Le toujours bien informé Joe Saward nous apprend que des bruits insistants parlent d’un remplacement immédiat de Bruno Senna par Sakon Yamamoto. Si cela venait à se confirmer, cela démontrerait une nouvelle fois l’absence totale de pitié du système Colin Kolles.

Kolles, qui est officiellement allemand de parents roumains, a débuté comme dentiste, comme sa famille. A 33 ans, il change de vocation pour fonder son team de F3 Allemande, puis F3 Euroseries avant d’être nommé directeur des affaires courantes chez Jordan, en pleine déliquescence. On était alors en 2000. De par sa gestion visant principalement à garder les finances de l’écurie saines, au détriment des résultats, Kolles a su imposer son système à l’aide de son réseau en formules de promotion. Ses anciens pilotes, pas tous des manches mais peu de champions, étaient souvent grassement soutenus par des entreprises nationales voire plus. D’où sa promotion lorsqu’Alex Shnaider rachète Jordan pour créer Midland, et la conservation de son poste lors du rachat Midland par Spyker, puis Spyker par Force India.

Je ne vise pas ici à critiquer la gestion des affaires d’une écurie par Colin Kolles, mais plutôt à souligner certaines errances sportives. Car d’un point de vue économique, c’est bingo. Monteiro –soutenu par son gouvernement- s’en rappelle lorsque Kolles l’a opéré des dents avant le GP de Turquie 2005. Albers – soutenu par Lost Boys entre autres- avant le GP de France 2006 aussi. Mais sportivement, si les pilotes ne sont pas les plus mauvais, ce sont juste d’honnêtes participants réguliers des formules de promotions. Vijay Mallya sentira ainsi les risques sportifs à long-terme, en préférant reprendre les rênes dès l’intersaison 2008-2009.

Kolles se retrouvant sans team, il se reconcentre sur ses activités, avec une structure pour les Le Mans Series. Principalement avec des anciens pilotes ayant couru pour lui. Mais en début d’année, il est nommé directeur général de HRT lorsque Carabante rachète le projet de Campos. Dès son arrivée, Kolles impose son équipe. Ce qui n’est pas plus mal, Campos ayant pris la F1 à la légère. Il impose aussi un pilote payant, Karun Chandhok. L’autre baquet ayant été signé avec Senna il y a presque un an, Kolles ne pouvait se rétracter. Dès lors, Kolles n’aura aussi que quelques idées en tête, offrir des séances d’essais libres du vendredi à d’autres pilotes payants, afin de s’assurer une sécurité financière, mise en péril par le manque de sponsor (excepté ceux apportés par les pilotes) ainsi que du coûteux contrat que Campos avait signé avec Dallara pour le résultat famélique que l’on connait.

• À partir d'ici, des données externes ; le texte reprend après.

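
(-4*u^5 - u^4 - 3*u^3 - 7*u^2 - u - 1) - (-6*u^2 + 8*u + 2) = -4*u^5 - u^4 - 3*u^3 - u^2 - 9*u - 3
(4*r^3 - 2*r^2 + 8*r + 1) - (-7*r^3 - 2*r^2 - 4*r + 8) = 11*r^3 + 12*r - 7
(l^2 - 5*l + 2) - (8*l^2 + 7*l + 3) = -7*l^2 - 12*l - 1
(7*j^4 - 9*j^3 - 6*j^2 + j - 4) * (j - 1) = 7*j^5 - 16*j^4 + 3*j^3 + 7*j^2 - 5*j + 4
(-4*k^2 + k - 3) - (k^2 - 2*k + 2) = -5*k^2 + 3*k - 5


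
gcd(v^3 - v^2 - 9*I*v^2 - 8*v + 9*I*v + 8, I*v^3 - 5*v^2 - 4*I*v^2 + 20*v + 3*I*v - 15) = v - 1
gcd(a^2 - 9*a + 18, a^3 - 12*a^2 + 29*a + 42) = a - 6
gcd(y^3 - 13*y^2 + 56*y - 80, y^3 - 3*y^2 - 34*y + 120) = y^2 - 9*y + 20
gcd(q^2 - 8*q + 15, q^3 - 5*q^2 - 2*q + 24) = q - 3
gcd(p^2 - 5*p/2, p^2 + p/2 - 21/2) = 1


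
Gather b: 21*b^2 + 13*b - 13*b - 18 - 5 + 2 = 21*b^2 - 21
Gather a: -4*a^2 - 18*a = -4*a^2 - 18*a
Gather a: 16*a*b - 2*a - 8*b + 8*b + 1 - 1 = a*(16*b - 2)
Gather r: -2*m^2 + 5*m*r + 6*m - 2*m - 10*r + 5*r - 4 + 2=-2*m^2 + 4*m + r*(5*m - 5) - 2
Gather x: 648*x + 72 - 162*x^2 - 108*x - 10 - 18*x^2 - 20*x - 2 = -180*x^2 + 520*x + 60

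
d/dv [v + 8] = 1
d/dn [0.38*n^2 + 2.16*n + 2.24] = 0.76*n + 2.16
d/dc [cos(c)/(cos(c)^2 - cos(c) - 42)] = (cos(c)^2 + 42)*sin(c)/(sin(c)^2 + cos(c) + 41)^2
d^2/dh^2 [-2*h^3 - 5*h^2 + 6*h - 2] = -12*h - 10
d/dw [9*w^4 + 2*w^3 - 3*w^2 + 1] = 6*w*(6*w^2 + w - 1)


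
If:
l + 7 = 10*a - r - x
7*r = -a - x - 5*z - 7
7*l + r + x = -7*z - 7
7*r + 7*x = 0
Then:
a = 3/5 - z/10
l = -z - 1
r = -49*z/60 - 19/15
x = 49*z/60 + 19/15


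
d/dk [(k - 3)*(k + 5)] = 2*k + 2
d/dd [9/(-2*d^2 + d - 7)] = 9*(4*d - 1)/(2*d^2 - d + 7)^2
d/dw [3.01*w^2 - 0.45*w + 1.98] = 6.02*w - 0.45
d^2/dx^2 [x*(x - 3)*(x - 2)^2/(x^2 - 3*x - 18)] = 2*(x^6 - 9*x^5 - 27*x^4 + 279*x^3 + 1674*x^2 - 7452*x + 5832)/(x^6 - 9*x^5 - 27*x^4 + 297*x^3 + 486*x^2 - 2916*x - 5832)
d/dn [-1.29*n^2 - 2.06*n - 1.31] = -2.58*n - 2.06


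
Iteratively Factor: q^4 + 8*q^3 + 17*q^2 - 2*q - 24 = (q + 2)*(q^3 + 6*q^2 + 5*q - 12) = (q - 1)*(q + 2)*(q^2 + 7*q + 12) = (q - 1)*(q + 2)*(q + 3)*(q + 4)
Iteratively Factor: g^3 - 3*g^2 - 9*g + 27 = (g - 3)*(g^2 - 9) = (g - 3)^2*(g + 3)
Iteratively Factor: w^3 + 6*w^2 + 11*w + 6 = (w + 2)*(w^2 + 4*w + 3) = (w + 2)*(w + 3)*(w + 1)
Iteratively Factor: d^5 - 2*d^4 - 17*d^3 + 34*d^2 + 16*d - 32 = (d - 2)*(d^4 - 17*d^2 + 16) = (d - 2)*(d + 4)*(d^3 - 4*d^2 - d + 4) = (d - 4)*(d - 2)*(d + 4)*(d^2 - 1) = (d - 4)*(d - 2)*(d + 1)*(d + 4)*(d - 1)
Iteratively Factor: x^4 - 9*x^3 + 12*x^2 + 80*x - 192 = (x - 4)*(x^3 - 5*x^2 - 8*x + 48) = (x - 4)^2*(x^2 - x - 12) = (x - 4)^2*(x + 3)*(x - 4)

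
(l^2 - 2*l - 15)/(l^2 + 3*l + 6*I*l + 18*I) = (l - 5)/(l + 6*I)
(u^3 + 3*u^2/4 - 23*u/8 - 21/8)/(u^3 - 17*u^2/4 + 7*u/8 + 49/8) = (2*u + 3)/(2*u - 7)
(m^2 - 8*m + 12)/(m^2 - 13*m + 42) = (m - 2)/(m - 7)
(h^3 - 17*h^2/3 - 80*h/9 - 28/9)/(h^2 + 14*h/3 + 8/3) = (3*h^2 - 19*h - 14)/(3*(h + 4))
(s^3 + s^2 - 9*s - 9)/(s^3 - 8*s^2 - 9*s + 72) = (s + 1)/(s - 8)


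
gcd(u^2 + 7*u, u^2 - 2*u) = u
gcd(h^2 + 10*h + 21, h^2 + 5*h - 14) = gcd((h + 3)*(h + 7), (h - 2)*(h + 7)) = h + 7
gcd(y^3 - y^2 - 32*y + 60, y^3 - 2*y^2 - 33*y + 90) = y^2 + y - 30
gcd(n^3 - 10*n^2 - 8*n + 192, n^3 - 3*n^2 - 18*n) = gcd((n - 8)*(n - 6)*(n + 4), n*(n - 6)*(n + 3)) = n - 6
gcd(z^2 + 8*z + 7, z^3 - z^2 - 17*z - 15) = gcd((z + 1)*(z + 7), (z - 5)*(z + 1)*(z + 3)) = z + 1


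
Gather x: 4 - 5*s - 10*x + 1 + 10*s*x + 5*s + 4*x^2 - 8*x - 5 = 4*x^2 + x*(10*s - 18)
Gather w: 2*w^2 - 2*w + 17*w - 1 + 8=2*w^2 + 15*w + 7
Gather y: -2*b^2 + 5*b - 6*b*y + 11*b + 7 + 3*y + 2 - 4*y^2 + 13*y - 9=-2*b^2 + 16*b - 4*y^2 + y*(16 - 6*b)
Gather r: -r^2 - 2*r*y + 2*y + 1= -r^2 - 2*r*y + 2*y + 1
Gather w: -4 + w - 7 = w - 11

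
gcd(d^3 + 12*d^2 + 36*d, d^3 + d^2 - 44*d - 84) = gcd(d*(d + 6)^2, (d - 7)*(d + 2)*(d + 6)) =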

Ainsi, dorénavant Senna pourrait être remplacé dès demain. Certes, il n’a pas été éblouissant. Mais pouvait-il prétendre à mieux ? La chute doit être dure pour lui, qui avait failli signer avec Honda-Brawn avant le rachat par le technicien anglais. Si le deal avait été conclu, l’histoire aurait pu être tout aussi différente tant la Brawn 2009 fut à l’aise. Las, le choix de Barrichello l’avait obligé à une année de purgatoire en endurance. Malgré cela, il avait réussi à trouver un siège. Siège empoisonné somme toute. Il est évident que Bruno mérite une autre chance, car Chandhok malgré son statut de pilote payant s’est aussi révélé être un pilote qui avait des arguments en sa faveur. Voyons voir ce que fera Yamamoto en comparaison, mais l’expérience du nippon pourrait faire flop face à l’implication de l’indien.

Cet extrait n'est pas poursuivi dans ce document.